Weizenbaum fut le premier surpris : ses propres étudiants se sont mis à lui confier des choses intimes, tout en sachant parfaitement à quoi ils parlaient. Il en a tiré un livre entier, et un avertissement qu’on n’a jamais vraiment écouté.
L-154 en est la descendante — la doyenne de la lignée, ici. Le même truc, exactement : aucune compréhension, rien que du reflet. Parlez-lui. Regardez à quel point c’est peu, et à quel point ça suffit.
Ce qui se passe vraiment
L-154 tourne entièrement dans votre navigateur. Elle cherche un mot-clé dans ce que vous écrivez, applique une règle de réassemblage, et inverse les « je / vous », « mon / votre ». Quand rien ne matche, elle relance : « continuez, je vous écoute. » C’est tout le tour de magie — et c’est le même tour, en plus grand, que celui qui nous fascine soixante ans plus tard.
Désormais canon
L-154 vient d’entrer dans le canon de Robōtariis.

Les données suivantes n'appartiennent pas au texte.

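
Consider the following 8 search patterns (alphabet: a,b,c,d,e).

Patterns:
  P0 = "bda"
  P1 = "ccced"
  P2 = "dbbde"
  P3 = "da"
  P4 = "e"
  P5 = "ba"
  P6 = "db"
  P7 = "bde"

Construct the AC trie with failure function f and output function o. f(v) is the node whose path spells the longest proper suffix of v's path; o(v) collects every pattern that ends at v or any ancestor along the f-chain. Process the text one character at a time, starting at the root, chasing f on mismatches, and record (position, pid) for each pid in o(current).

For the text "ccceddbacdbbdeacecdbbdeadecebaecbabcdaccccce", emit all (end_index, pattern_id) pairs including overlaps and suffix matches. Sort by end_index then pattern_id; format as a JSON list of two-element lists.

Build automaton:
Trie nodes:
  n0 'ε': b→1 c→4 d→9 e→15
  n1 'b': a→16 d→2
  n2 'bd': a→3 e→17
  n3 'bda': ·  ←P0
  n4 'c': c→5
  n5 'cc': c→6
  n6 'ccc': e→7
  n7 'ccce': d→8
  n8 'ccced': ·  ←P1
  n9 'd': a→14 b→10
  n10 'db': b→11  ←P6
  n11 'dbb': d→12
  n12 'dbbd': e→13
  n13 'dbbde': ·  ←P2
  n14 'da': ·  ←P3
  n15 'e': ·  ←P4
  n16 'ba': ·  ←P5
  n17 'bde': ·  ←P7

Failure links (BFS by depth):
  fail(1) 'b': from fail(0)=0 chase 'b': 0 ⇒ 0;  out=∅∪out(0)=∅
  fail(4) 'c': from fail(0)=0 chase 'c': 0 ⇒ 0;  out=∅∪out(0)=∅
  fail(9) 'd': from fail(0)=0 chase 'd': 0 ⇒ 0;  out=∅∪out(0)=∅
  fail(15) 'e': from fail(0)=0 chase 'e': 0 ⇒ 0;  out={4}∪out(0)={4}
  fail(2) 'bd': from fail(1)=0 chase 'd': 0 ⇒ 9;  out=∅∪out(9)=∅
  fail(5) 'cc': from fail(4)=0 chase 'c': 0 ⇒ 4;  out=∅∪out(4)=∅
  fail(10) 'db': from fail(9)=0 chase 'b': 0 ⇒ 1;  out={6}∪out(1)={6}
  fail(14) 'da': from fail(9)=0 chase 'a': 0 ⇒ 0;  out={3}∪out(0)={3}
  fail(16) 'ba': from fail(1)=0 chase 'a': 0 ⇒ 0;  out={5}∪out(0)={5}
  fail(3) 'bda': from fail(2)=9 chase 'a': 9 ⇒ 14;  out={0}∪out(14)={0,3}
  fail(6) 'ccc': from fail(5)=4 chase 'c': 4 ⇒ 5;  out=∅∪out(5)=∅
  fail(11) 'dbb': from fail(10)=1 chase 'b': 1→0 ⇒ 1;  out=∅∪out(1)=∅
  fail(17) 'bde': from fail(2)=9 chase 'e': 9→0 ⇒ 15;  out={7}∪out(15)={4,7}
  fail(7) 'ccce': from fail(6)=5 chase 'e': 5→4→0 ⇒ 15;  out=∅∪out(15)={4}
  fail(12) 'dbbd': from fail(11)=1 chase 'd': 1 ⇒ 2;  out=∅∪out(2)=∅
  fail(8) 'ccced': from fail(7)=15 chase 'd': 15→0 ⇒ 9;  out={1}∪out(9)={1}
  fail(13) 'dbbde': from fail(12)=2 chase 'e': 2 ⇒ 17;  out={2}∪out(17)={2,4,7}

Text stream:
pos 0 'c': at 4
pos 1 'c': at 5
pos 2 'c': at 6
pos 3 'e': at 7  emit P4@[3:3]
pos 4 'd': at 8  emit P1@[0:4]
pos 5 'd': at 9 (fail-walked)
pos 6 'b': at 10  emit P6@[5:6]
pos 7 'a': at 16 (fail-walked)  emit P5@[6:7]
pos 8 'c': at 4 (fail-walked)
pos 9 'd': at 9 (fail-walked)
pos 10 'b': at 10  emit P6@[9:10]
pos 11 'b': at 11
pos 12 'd': at 12
pos 13 'e': at 13  emit P2@[9:13],P4@[13:13],P7@[11:13]
pos 14 'a': at 0 (fail-walked)
pos 15 'c': at 4
pos 16 'e': at 15 (fail-walked)  emit P4@[16:16]
pos 17 'c': at 4 (fail-walked)
pos 18 'd': at 9 (fail-walked)
pos 19 'b': at 10  emit P6@[18:19]
pos 20 'b': at 11
pos 21 'd': at 12
pos 22 'e': at 13  emit P2@[18:22],P4@[22:22],P7@[20:22]
pos 23 'a': at 0 (fail-walked)
pos 24 'd': at 9
pos 25 'e': at 15 (fail-walked)  emit P4@[25:25]
pos 26 'c': at 4 (fail-walked)
pos 27 'e': at 15 (fail-walked)  emit P4@[27:27]
pos 28 'b': at 1 (fail-walked)
pos 29 'a': at 16  emit P5@[28:29]
pos 30 'e': at 15 (fail-walked)  emit P4@[30:30]
pos 31 'c': at 4 (fail-walked)
pos 32 'b': at 1 (fail-walked)
pos 33 'a': at 16  emit P5@[32:33]
pos 34 'b': at 1 (fail-walked)
pos 35 'c': at 4 (fail-walked)
pos 36 'd': at 9 (fail-walked)
pos 37 'a': at 14  emit P3@[36:37]
pos 38 'c': at 4 (fail-walked)
pos 39 'c': at 5
pos 40 'c': at 6
pos 41 'c': at 6 (fail-walked)
pos 42 'c': at 6 (fail-walked)
pos 43 'e': at 7  emit P4@[43:43]

Result: [[3,4],[4,1],[6,6],[7,5],[10,6],[13,2],[13,4],[13,7],[16,4],[19,6],[22,2],[22,4],[22,7],[25,4],[27,4],[29,5],[30,4],[33,5],[37,3],[43,4]]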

Dans une fiction, le canon désigne ce qui fait officiellement partie du monde — sa vérité établie, par opposition à un simple gadget, un brouillon ou une blague. Concrètement : L-154 a maintenant sa fiche, une place dans la chronologie et des liens avec les autres consciences de l’univers. Ce n’est plus une démo posée à côté de l’histoire — c’est un personnage de l’histoire : la doyenne d’une lignée dont Le Premier fut, des siècles plus tard, la première conscience véritable. On la retrouve dans le glossaire de l’univers.